The new budget law that keeps the government open for the next three weeks includes a provision that would permit the transfer and spending of intelligence funds during that period without congressional authorization or approval.
“This language is troublesome for the [Senate intelligence] committee because it would authorize the intelligence community to spend funds ‘notwithstanding’ the law that requires prior authorization by the Senate Intelligence Committee or by the House Intelligence Committee,” said intelligence committee chairman Sen. Richard Burr on Monday.
“Effectively, the intelligence community could expend funds as it sees fit without an authorization bill in place.”
“Let me just say to my colleagues, a situation like this is untenable,” Sen. Burr said. “If you neuter the committee, you neuter our oversight.”
But efforts by Senator Burr and committee vice chairman Senator Mark Warner to modify the provision were blocked by Appropriations Committee chairman Sen. Thad Cochran. He said the controversial language “is included exactly as requested by the administration” and with his support the budget measure was enacted into law.
The provision was first reported last week by Ryan Grim in The Intercept.
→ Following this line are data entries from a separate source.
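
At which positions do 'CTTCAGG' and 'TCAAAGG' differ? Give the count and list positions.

Differing positions: 1, 2, 3, 4. Hamming distance = 4.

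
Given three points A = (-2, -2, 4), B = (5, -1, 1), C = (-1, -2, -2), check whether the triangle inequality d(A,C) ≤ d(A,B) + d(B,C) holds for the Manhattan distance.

d(A,B) = 7 + 1 + 3 = 11, d(B,C) = 6 + 1 + 3 = 10, d(A,C) = 1 + 0 + 6 = 7.
d(A,C) = 7 ≤ 11 + 10 = 21. Triangle inequality is satisfied.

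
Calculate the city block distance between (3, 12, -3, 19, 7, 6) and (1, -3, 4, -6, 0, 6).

Σ|x_i - y_i| = |3 - 1| + |12 - (-3)| + |-3 - 4| + |19 - (-6)| + |7 - 0| + |6 - 6| = 2 + 15 + 7 + 25 + 7 + 0 = 56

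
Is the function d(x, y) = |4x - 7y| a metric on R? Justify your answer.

No. d fails symmetry: d(7, 1) = |4·7 - 7·1| = |21| = 21, but d(1, 7) = |4·1 - 7·7| = |-45| = 45. Since 21 ≠ 45, d(x,y) ≠ d(y,x) in general.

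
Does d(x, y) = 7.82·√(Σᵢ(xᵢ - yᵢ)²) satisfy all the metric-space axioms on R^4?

Yes. The L2 (Euclidean) norm induces a metric on R^4, and multiplying a metric by a positive constant 7.82 > 0 preserves all four axioms: non-negativity (7.82·||x-y|| ≥ 0), identity (7.82·||x-y|| = 0 ⟺ ||x-y|| = 0 ⟺ x = y), symmetry (||x-y|| = ||y-x||), and the triangle inequality (7.82·||x-z|| ≤ 7.82·||x-y|| + 7.82·||y-z||). So d is a metric.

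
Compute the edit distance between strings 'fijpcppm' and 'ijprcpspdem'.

Let D[i][j] be the edit distance between the first i characters of 'fijpcppm' and the first j characters of 'ijprcpspdem', with D[i][0] = i, D[0][j] = j, and D[i][j] = D[i-1][j-1] if the characters match, else 1 + min(D[i-1][j], D[i][j-1], D[i-1][j-1]). Filling the table (rows: prefixes of 'fijpcppm', columns: prefixes of 'ijprcpspdem'):
     ε  i  j  p  r  c  p  s  p  d  e  m
  ε  0  1  2  3  4  5  6  7  8  9 10 11
  f  1  1  2  3  4  5  6  7  8  9 10 11
  i  2  1  2  3  4  5  6  7  8  9 10 11
  j  3  2  1  2  3  4  5  6  7  8  9 10
  p  4  3  2  1  2  3  4  5  6  7  8  9
  c  5  4  3  2  2  2  3  4  5  6  7  8
  p  6  5  4  3  3  3  2  3  4  5  6  7
  p  7  6  5  4  4  4  3  3  3  4  5  6
  m  8  7  6  5  5  5  4  4  4  4  5  5
The bottom-right entry gives D[8][11] = 5, so no sequence of fewer than 5 edits works. Backtracking through the table gives one optimal edit sequence (5 edits):
  fijpcppm → ijpcppm (del f @1)
  ijpcppm → ijprcppm (ins r @4)
  ijprcppm → ijprcpspm (ins s @7)
  ijprcpspm → ijprcpspdm (ins d @9)
  ijprcpspdm → ijprcpspdem (ins e @10)
Edit distance = 5.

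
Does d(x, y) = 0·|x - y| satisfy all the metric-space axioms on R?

No. With c = 0, d(x,y) = 0 for all x, y. This fails identity of indiscernibles: d(2, 8) = 0 but 2 ≠ 8.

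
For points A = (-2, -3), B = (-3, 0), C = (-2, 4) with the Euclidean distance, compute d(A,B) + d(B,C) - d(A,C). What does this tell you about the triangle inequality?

d(A,B) = √(1² + 3²) = √10 ≈ 3.1623, d(B,C) = √(1² + 4²) = √17 ≈ 4.1231, d(A,C) = √(0² + 7²) = √49 = 7.
d(A,B) + d(B,C) - d(A,C) = 3.1623 + 4.1231 - 7 = 7.2854 - 7 = 0.2854 (to 4 decimal places). This is ≥ 0, so the triangle inequality holds for these points.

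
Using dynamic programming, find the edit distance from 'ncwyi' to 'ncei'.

Let D[i][j] be the edit distance between the first i characters of 'ncwyi' and the first j characters of 'ncei', with D[i][0] = i, D[0][j] = j, and D[i][j] = D[i-1][j-1] if the characters match, else 1 + min(D[i-1][j], D[i][j-1], D[i-1][j-1]). Filling the table (rows: prefixes of 'ncwyi', columns: prefixes of 'ncei'):
     ε  n  c  e  i
  ε  0  1  2  3  4
  n  1  0  1  2  3
  c  2  1  0  1  2
  w  3  2  1  1  2
  y  4  3  2  2  2
  i  5  4  3  3  2
The bottom-right entry gives D[5][4] = 2, so no sequence of fewer than 2 edits works. Backtracking through the table gives one optimal edit sequence (2 edits):
  ncwyi → ncyi (del w @3)
  ncyi → ncei (sub y→e @3)
Edit distance = 2.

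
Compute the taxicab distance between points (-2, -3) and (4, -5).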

The override of normal oversight requirements was requested by the Office of Management and Budget at the urging of the Pentagon, the Washington Examinerreported. See “Provision in shutdown-ending bill stokes fear of oversight-free intelligence spending” by Steven Nelson, January 23, 2018,
An unnamed congressional staffer told the paper that the change mainly pertains to missile defense funds and “does not give the intelligence community a blank check at all.” The staffer also contended that it does not materially affect the role of the intelligence committees.
But the chairman and vice chairman disagree.
“For the next 3 weeks we will have an inability to exercise, in our estimation, the tools that we might need,” Senator Burr said.